PARIS • Defending champion Chris Froome said he was relieved to be able to pursue a fifth Tour de France title after being cleared by cycling's governing body of any wrongdoing in a doping case.
On Monday, the case was dropped by the UCI (International Cycling Union) and the World Anti-Doping Agency, following an investigation after excessive levels of asthma drug salbutamol was found in Froome's urine sample during last September's Vuelta a Espana.
Froome won the Giro d'Italia in May while the investigation was still going on, and the Tour organisers had sought to block his registration prior to the long-awaited verdict.
"Now I just want to draw a line in the sand and move on," the 33-year-old told a news conference.
"My aim is to win and go for a Tour-Giro double.
"Doing the Tour de France and the Vuelta (a Espana) last year taught me an amazing amount about how to manage my training... But really, I can't make a prediction about how it's going to go.
"But things finally worked out and I'm free to race now."
Froome believes he has nothing to fear from the French public, after UCI president David Lappartient called for a safe environment for the British rider during the race.
"I just raced the Giro in May with the salbutamol thing hanging over me, and nothing happened there," Froome added.
"In terms of safety, I obviously would encourage fans of the sport to come watch the race and, if you are not necessarily a Chris Froome fan or a Sky fan, come to the race and put a jersey on of another team you do support.

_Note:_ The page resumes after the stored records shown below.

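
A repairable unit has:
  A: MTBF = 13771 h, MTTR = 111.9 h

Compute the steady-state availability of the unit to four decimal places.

0.9919

A(A) = MTBF/(MTBF+MTTR) = 13771/(13771+111.9) = 0.9919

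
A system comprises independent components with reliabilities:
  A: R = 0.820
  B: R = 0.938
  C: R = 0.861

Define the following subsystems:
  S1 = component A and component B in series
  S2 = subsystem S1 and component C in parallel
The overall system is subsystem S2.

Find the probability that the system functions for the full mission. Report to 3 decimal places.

0.968

Series (A and B): 0.82000 × 0.93800 = 0.76916
Parallel ([0.76916] and C): 1 − (1 − 0.76916)(1 − 0.86100) = 0.968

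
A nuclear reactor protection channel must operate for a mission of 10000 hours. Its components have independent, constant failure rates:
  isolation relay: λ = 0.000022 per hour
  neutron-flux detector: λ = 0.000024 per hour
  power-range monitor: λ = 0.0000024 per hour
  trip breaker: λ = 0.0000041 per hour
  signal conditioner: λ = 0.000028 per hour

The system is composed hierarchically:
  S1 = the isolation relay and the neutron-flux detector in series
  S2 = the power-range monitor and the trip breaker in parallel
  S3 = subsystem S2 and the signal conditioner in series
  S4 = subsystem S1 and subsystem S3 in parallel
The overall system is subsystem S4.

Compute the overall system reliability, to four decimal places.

R(isolation relay) = exp(−0.000022 × 10000) = 0.802519
R(neutron-flux detector) = exp(−0.000024 × 10000) = 0.786628
R(power-range monitor) = exp(−0.0000024 × 10000) = 0.976286
R(trip breaker) = exp(−0.0000041 × 10000) = 0.959829
R(signal conditioner) = exp(−0.000028 × 10000) = 0.755784
Series (isolation relay and neutron-flux detector): 0.802519 × 0.786628 = 0.631284
Parallel (power-range monitor and trip breaker): 1 − (1 − 0.976286)(1 − 0.959829) = 0.999047
Series ([0.999047] and signal conditioner): 0.999047 × 0.755784 = 0.755064
Parallel ([0.631284] and [0.755064]): 1 − (1 − 0.631284)(1 − 0.755064) = 0.9097

0.9097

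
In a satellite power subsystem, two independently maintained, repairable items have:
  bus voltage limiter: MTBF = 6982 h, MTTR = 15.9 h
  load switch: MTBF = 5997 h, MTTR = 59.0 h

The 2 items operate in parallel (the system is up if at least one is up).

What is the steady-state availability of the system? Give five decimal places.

0.99998

A(bus voltage limiter) = MTBF/(MTBF+MTTR) = 6982/(6982+15.9) = 0.997728
A(load switch) = MTBF/(MTBF+MTTR) = 5997/(5997+59.0) = 0.990258
Parallel availability: 1 − (1 − 0.997728)(1 − 0.990258) = 0.99998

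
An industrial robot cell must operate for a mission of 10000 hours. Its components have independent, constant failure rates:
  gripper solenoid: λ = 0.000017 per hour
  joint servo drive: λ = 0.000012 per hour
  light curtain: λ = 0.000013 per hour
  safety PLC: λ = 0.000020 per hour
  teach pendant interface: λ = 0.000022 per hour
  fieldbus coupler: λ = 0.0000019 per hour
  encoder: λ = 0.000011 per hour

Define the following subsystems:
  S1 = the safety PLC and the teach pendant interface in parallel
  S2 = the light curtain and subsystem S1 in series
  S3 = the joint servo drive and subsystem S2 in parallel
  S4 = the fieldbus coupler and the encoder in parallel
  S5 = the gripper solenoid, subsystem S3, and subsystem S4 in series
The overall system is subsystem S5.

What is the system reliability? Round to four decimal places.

R(gripper solenoid) = exp(−0.000017 × 10000) = 0.843665
R(joint servo drive) = exp(−0.000012 × 10000) = 0.886920
R(light curtain) = exp(−0.000013 × 10000) = 0.878095
R(safety PLC) = exp(−0.000020 × 10000) = 0.818731
R(teach pendant interface) = exp(−0.000022 × 10000) = 0.802519
R(fieldbus coupler) = exp(−0.0000019 × 10000) = 0.981179
R(encoder) = exp(−0.000011 × 10000) = 0.895834
Parallel (safety PLC and teach pendant interface): 1 − (1 − 0.818731)(1 − 0.802519) = 0.964203
Series (light curtain and [0.964203]): 0.878095 × 0.964203 = 0.846662
Parallel (joint servo drive and [0.846662]): 1 − (1 − 0.886920)(1 − 0.846662) = 0.982661
Parallel (fieldbus coupler and encoder): 1 − (1 − 0.981179)(1 − 0.895834) = 0.998039
Series (gripper solenoid, [0.982661], and [0.998039]): 0.843665 × 0.982661 × 0.998039 = 0.8274

0.8274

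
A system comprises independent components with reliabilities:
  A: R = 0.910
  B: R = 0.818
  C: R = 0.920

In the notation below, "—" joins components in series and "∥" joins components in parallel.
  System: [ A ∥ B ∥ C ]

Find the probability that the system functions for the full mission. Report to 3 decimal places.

0.999

Parallel (A, B, and C): 1 − (1 − 0.91000)(1 − 0.81800)(1 − 0.92000) = 0.999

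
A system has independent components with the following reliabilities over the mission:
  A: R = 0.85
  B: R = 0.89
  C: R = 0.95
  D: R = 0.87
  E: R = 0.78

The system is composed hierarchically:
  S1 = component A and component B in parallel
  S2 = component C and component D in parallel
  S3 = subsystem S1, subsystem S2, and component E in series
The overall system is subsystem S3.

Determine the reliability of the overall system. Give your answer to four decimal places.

Parallel (A and B): 1 − (1 − 0.850000)(1 − 0.890000) = 0.983500
Parallel (C and D): 1 − (1 − 0.950000)(1 − 0.870000) = 0.993500
Series ([0.983500], [0.993500], and E): 0.983500 × 0.993500 × 0.780000 = 0.7621

0.7621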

That would be my advice."
Froome's team director Dave Brailsford said Sky were used to operating in a tense atmosphere and slammed the way the information about the rider's test for salbutamol was leaked.
"This is not the first time there has been this (negative) feeling (against the team)," he said when asked about reports in recent days, suggesting Sky may be targeted.
"We knew Chris was innocent from the start, and it was awful the way this information that should never have been released was leaked. It wasn't even technically an 'AAF' (adverse analytical finding) and few people understood this subtle difference."
Brailsford also praised Froome's strength of character after being wrongly accused.
"Chris has shown great strength and integrity while also maintaining his form, he won the Giro under those conditions," he said.